Here the considerations taken in combining the datasets and defining the test are outlined


Contur Toolchain

The software tool chain used in [146]. Other generators and interfaces may also be substituted for e.g. Feynrules or Herwig7.

Contur exploits three important developments to survey existing measurements and set limits on new physics.

  1. SM predictions for differential and exclusive, or semi-exclusive, final states are made using sophisticated calculational software, often embedded in Monte Carlo generators capable of simulating full, realistic final states [137]. These generators now incorporate matrix-elements for higher-order processes matched to logarithmic parton showers, and successful models of soft physics such as hadronisation and the underlying event.

  2. As the search for many of the favoured BSM scenarios has been unsuccessful, there has been a diverisification of models for new physics, including simplified models [96, 107], complementing potentially ultra-violet complete theories such as Supersymmetry, and effective lower-energy theories (EFTs). All these approaches are readily imported into the event generators moentioned above, thus allowing the rapid prediction of their impact on a wide variety of final states simultaneously. In this paper we make extensive use of these capabilities within Herwig 7 [115, 120].

  3. The precision measurements from the LHC have mostly been made in a manner which minimises their model-dependence. That is, they are defined in terms of final-state signatures in fiducial regions well-matched to the acceptance of the detector. Many such measurements are readily available for analysis and comparison in the Rivet library [122, 135].

These three developments together make it possible to efficiently bring the power of a very wide range of data to bear on the search for new physics. While such a generic approach is unlikely to compete in terms of sensitivity with a search optimised for a specific theory, the breadth of potential signatures and models which can be covered makes it a powerful complementary approach. 1


Limits from existing searches can sometimes be applied to new models, for example by accessing archived versions of the original analysis code and detector simulation via the RECAST [167] project, or by independent implementations of experimental searches, see, for example, Refs. [118, 165, 175, 201, 209].

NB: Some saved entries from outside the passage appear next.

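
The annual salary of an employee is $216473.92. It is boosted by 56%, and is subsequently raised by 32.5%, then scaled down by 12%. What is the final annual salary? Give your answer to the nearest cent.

$393757.40

Apply the 56% increase: $216473.92 × 1.56 = $337699.3152.
After the 32.5% increase: $337699.3152 × 1.325 = $447451.59264.
12% decrease: $447451.59264 × 0.88 = $393757.4015232 ≈ $393757.40.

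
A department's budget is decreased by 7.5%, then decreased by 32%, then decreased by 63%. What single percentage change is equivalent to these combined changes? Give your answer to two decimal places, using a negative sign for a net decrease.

The combined multiplier is 0.925 × 0.68 × 0.37 = 0.23273.
That corresponds to a decrease of 76.73%.

-76.73%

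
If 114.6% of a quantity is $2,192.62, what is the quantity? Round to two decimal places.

$1,913.28

$2,192.62 ÷ 1.146 ≈ $1,913.28.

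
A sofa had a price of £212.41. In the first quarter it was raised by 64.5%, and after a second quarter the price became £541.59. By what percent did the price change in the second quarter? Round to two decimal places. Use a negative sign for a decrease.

After the first quarter: £212.41 × 1.645 = £349.41445.
Second-quarter multiplier: £541.59 ÷ £349.41445 ≈ 1.549993.
That is a change of 55.00%.

55.00%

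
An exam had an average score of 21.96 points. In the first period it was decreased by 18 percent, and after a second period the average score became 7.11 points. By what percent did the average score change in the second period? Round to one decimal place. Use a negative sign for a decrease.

-60.5%

After the first period: 21.96 × 0.82 = 18.0072.
Second-period multiplier: 7.11 ÷ 18.0072 ≈ 0.39484.
That is a change of -60.5%.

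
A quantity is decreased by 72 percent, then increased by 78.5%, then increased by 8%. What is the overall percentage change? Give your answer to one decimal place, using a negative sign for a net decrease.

The combined multiplier is 0.28 × 1.785 × 1.08 = 0.539784.
That corresponds to a decrease of 46.0%.

-46.0%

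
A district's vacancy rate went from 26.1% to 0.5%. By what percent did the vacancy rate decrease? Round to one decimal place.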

The current approach considers BSM models in the light of existing measurements which have already been shown to agree with SM expectations. Thus this is inherently an exercise in limit-setting rather than discovery. The assumption is that a generic, measurement-based approach such as this will not be competitive in terms of sensitivity, or speed of discovery, with a dedicated search for a specific BSM final-state signature. However, it will have the advantage of breadth of coverage, and will make a valuable contribution to physics at the energy frontier whether or not new signatures are discovered at the LHC.

In the case of a new discovery, many models will be put forward to explain the data (as was seen for example [177] after the 750 GeV diphoton anomaly reported by ATLAS and CMS at the end of 2015 and start of 2016 [163, 164]). Checking these models for consistency with existing measurements will be vital for unravelling whatever the data might be telling us. Models designed to explain one signature may have somewhat unexpected consequences in different final states, some of which have already been precisely measured.

If it should turn out that no BSM signatures are in the end confirmed at the LHC, Contur offers potentially the broadest and most generic constraint on new physics, and motivates the precise model-independent measurements over a wide range of final states, giving the best chance of an indirect pointer to the eventual scale of new physics.

Dynamical data selection

We define a procedure to combine exclusion limits from different measured distributions. The data used for comparison in come in the form of histograms (or 2D scatter plots), some of which carry information about the correlations between systematic uncertainties.

There are also overlaps between event samples used in many different measurements, which lead to non-trivial correlations in the statistical uncertainties. To avoid spuriously high exclusion rates due to multiply-counting what might be the same exclusion against several datasets, we take the following approach:

  1. Divide the measurements into groups that have no overlap in the event samples used, and hence no statistical correlation between them. These measurements are grouped by, crudely, different final states, different experiments, and different beam energies (referred to as pools, see data listing).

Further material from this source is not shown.